Les zones fermées à la pêche, ou dans lesquelles les activités de pêche sont limitées, peuvent être utilisées par des scientifiques à titre de comparaison avec des zones ouvertes à la pêche. Les scientifiques peuvent alors étudier les impacts relatifs de la pêche et d’autres changements, tels que ceux résultant du changement climatique. Cela peut nous aider à mieux comprendre les diverses variables affectant l’état de santé général du milieu marin.

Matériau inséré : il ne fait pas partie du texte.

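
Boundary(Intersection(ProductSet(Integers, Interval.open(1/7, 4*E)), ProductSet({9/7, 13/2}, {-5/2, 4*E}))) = EmptySet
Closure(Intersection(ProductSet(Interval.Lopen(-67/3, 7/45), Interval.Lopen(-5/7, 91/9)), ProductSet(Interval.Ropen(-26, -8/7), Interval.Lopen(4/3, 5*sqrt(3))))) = Union(ProductSet({-67/3, -8/7}, Interval(4/3, 5*sqrt(3))), ProductSet(Interval(-67/3, -8/7), {4/3, 5*sqrt(3)}), ProductSet(Interval.open(-67/3, -8/7), Interval.Lopen(4/3, 5*sqrt(3))))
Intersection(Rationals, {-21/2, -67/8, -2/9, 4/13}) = {-21/2, -67/8, -2/9, 4/13}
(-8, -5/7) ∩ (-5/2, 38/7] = (-5/2, -5/7)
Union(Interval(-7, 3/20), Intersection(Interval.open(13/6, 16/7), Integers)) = Interval(-7, 3/20)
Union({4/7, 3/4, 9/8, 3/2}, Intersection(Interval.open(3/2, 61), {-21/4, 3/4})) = {4/7, 3/4, 9/8, 3/2}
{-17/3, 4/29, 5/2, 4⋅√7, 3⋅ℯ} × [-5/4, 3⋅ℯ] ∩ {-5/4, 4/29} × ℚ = {4/29} × (ℚ ∩ [-5/4, 3⋅ℯ])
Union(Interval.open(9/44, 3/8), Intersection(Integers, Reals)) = Union(Integers, Interval.open(9/44, 3/8))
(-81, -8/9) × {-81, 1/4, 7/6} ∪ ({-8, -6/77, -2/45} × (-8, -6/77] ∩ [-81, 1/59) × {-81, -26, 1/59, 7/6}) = (-81, -8/9) × {-81, 1/4, 7/6}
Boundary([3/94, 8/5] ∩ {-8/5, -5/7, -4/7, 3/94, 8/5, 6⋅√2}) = {3/94, 8/5}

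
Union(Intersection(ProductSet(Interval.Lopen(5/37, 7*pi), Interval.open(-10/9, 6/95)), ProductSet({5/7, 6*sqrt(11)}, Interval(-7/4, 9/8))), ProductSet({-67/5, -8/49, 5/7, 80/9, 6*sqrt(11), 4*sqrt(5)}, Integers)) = Union(ProductSet({5/7, 6*sqrt(11)}, Interval.open(-10/9, 6/95)), ProductSet({-67/5, -8/49, 5/7, 80/9, 6*sqrt(11), 4*sqrt(5)}, Integers))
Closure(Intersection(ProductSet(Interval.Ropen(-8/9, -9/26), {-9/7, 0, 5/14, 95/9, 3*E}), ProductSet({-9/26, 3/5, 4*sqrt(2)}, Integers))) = EmptySet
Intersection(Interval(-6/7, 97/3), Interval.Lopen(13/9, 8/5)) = Interval.Lopen(13/9, 8/5)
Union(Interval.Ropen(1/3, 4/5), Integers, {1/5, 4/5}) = Union({1/5}, Integers, Interval(1/3, 4/5))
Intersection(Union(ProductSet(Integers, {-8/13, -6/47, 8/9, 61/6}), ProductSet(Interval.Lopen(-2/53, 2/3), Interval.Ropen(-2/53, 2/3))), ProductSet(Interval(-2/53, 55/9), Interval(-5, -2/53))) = Union(ProductSet(Interval.Lopen(-2/53, 2/3), {-2/53}), ProductSet(Range(0, 7, 1), {-8/13, -6/47}))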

Une victoire pour Greenpeace
Depuis des années, Greenpeace mène une campagne pour la protection de la mer de Ross au sein de la Commission pour la conservation de la faune et la flore marines de l’Antarctique, l’organe international gardien des eaux de l’Antarctique. Sans relâche, aux côtés de l’Alliance pour l’océan Antarctique (AOA) et de milliers de citoyens du monde entier, nous avons interpellé les gouvernements, leur demandant d’agir pour protéger la mer de Ross. Année après année, nous nous sommes heurtés à des murs, mais cette année aura été la bonne.
Pour obtenir cet accord, il aura tout de même fallu inclure une clause temporelle de 35 ans. Cela signifie que dans 35 ans, les membres de la CCAMLR devront rediscuter de son sort. Pour être vraiment efficace, la protection marine doit s’inscrire dans le long terme. Nous devrons donc profiter de toutes ces années pour faire en sorte qu’à l’échéance, personne ne s’oppose à faire de la mer de Ross un sanctuaire permanent. A priori, en 2051, la décision devrait être assez facile à prendre.
Les scientifiques sont clairs : les sanctuaires marins sont vitaux pour protéger la biodiversité, reconstituer les stocks de poissons, augmenter la résilience face aux changements climatiques. Mais pour obtenir des victoires comme celle de la mer de Ross, il faut plus que des études scientifiques. Sans les citoyens, sans leur mobilisation, les plus grands spécialistes de la question ne feront jamais le poids face à l’appétit des lobbies de la pêche industrielle.
La mer de Ross
La mer de Ross occupe 2% de l’océan Austral et abrite 38% de la population mondiale de manchots Adélie, 30% des pétrels et 6% des baleines de l’espèce petit rorqual. L’Antarctique abrite des écosystèmes exceptionnels, riches de plus de 10.000 espèces uniques, en bonne partie préservés des activités humaines mais menacés par le développement de la pêche et de la navigation.